The new definition is more natural and respects the scaling exactly the same way as Gauss curvature does. Moreover, the new discrete curvature can be used to approximate the Gauss curvature on surfaces. Then we study the corresponding constant curvature problem, which is called the combinatorial Yamabe problem, by the corresponding combinatorial versions of Ricci flow and Calabi flow for surfaces and Yamabe flow for 3-dimensional manifolds.

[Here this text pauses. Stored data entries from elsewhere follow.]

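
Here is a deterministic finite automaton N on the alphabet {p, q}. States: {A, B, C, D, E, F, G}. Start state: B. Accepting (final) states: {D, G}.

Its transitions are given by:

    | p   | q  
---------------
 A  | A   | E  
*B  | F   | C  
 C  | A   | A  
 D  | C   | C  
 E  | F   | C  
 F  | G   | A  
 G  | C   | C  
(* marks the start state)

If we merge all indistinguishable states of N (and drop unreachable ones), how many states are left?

Reachable states from the start: {A,B,C,E,F,G}. Unreachable: {D} — drop them.
Initial partition by acceptance: {G} | {A,B,C,E,F}.
Split {A,B,C,E,F} by δ(·,p) → {A,B,C,E} and {F}.
Refine {A,B,C,E} on symbol p: members go to different blocks, giving {A,C} and {B,E}.
Refine {A,C} on symbol q: members go to different blocks, giving {A} and {C}.
Stable partition: {G} | {A} | {F} | {B,E} | {C} — 5 equivalence classes.

5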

As a byproduct, we get a generalization of Thurston's criterion for the existence of circle packing metric with constant combinatorial curvature. The basic tools are the discrete maximal principle and variational principle.
報告人:周達
(華科數學2006年本科畢業,北京大學2011年博士畢業, 現工作單位: 廈門大學)
題目:Some quantitative methods for characterizing reversible cell lineage
摘要:The paradigm of cell plasticity suggests reversible relations of different cellular phenotypes, which extends the conventional theory of cell hierarchy. This talk will present some quantitative characteristics of reversible cell lineage in comparison to hierarchical cell lineage. Two types of stochastic models will be discussed: forward-time branching process and backward-time coalescent process. For the former, we will show the advantage of the reversible model in capturing both the steady-state and transient dynamics. For the latter, we will present a coalescent-based statistical method for inferring the de-differentiation rate from differentiated cell to stem cell.
報告人:周科(華科數學2006年本科畢業,2009年山東大學碩士畢業,2014年香港中文大學博士畢業, 現工作單位: 湖南大學)
題目:DYNAMIC MEAN-LPM AND MEAN-CVAR PORTFOLIO OPTIMIZATION IN CONTINUOUS-TIME
摘要:We investigate in this paper dynamic mean-downside risk portfolio optimization problems in continuous-time, where the downside risk measures can be either the lower-partial moments (LPM) or the conditional value-at-risk (CVaR). Our contributions are two-fold, in both building up tractable formulations and deriving corresponding analytical solutions. By imposing a limit funding level on the terminal wealth, we conquer the ill-posedness exhibited in a class of mean-downside risk portfolio models. For a general market setting, we prove the existence and uniqueness of the Lagrangian multiplies, which is a key step in applying the martingale approach, and establish a theoretical foundation for developing efficient numerical solution approaches. Moreover, for situations where the opportunity set of the market setting is deterministic, we derive analytical portfolio policies for both dynamic mean-LPM and mean-CVaR formulations
報告人:李東方(華科數學2006年本科畢業,2011年華科數學博士畢業, 現工作單位: 88858cc永利)
題目: Unconditionally optimal error estimates of linearized L1-Galerkin FEMs for time fractional nonlinear Schr\"{o}dinger equations
摘要:In this paper, a linearized L1-Galerkin finite element method is proposed to solve the multi-dimensional time fractional nonlinear Schr\"{o}dinger equation. We proved that the finite element approximations in $L^2$-norm and $L^\infty$-norm are bounded, in terms of temporal-spatial error splitting argument. Then, optimal error estimates of the numerical scheme are obtained unconditionally, while previous works on nonlinear time fractional differential equations always required certain temporal stepsize conditions. Numerical examples in both two and three dimensional spaces are given to confirm our theoretical results.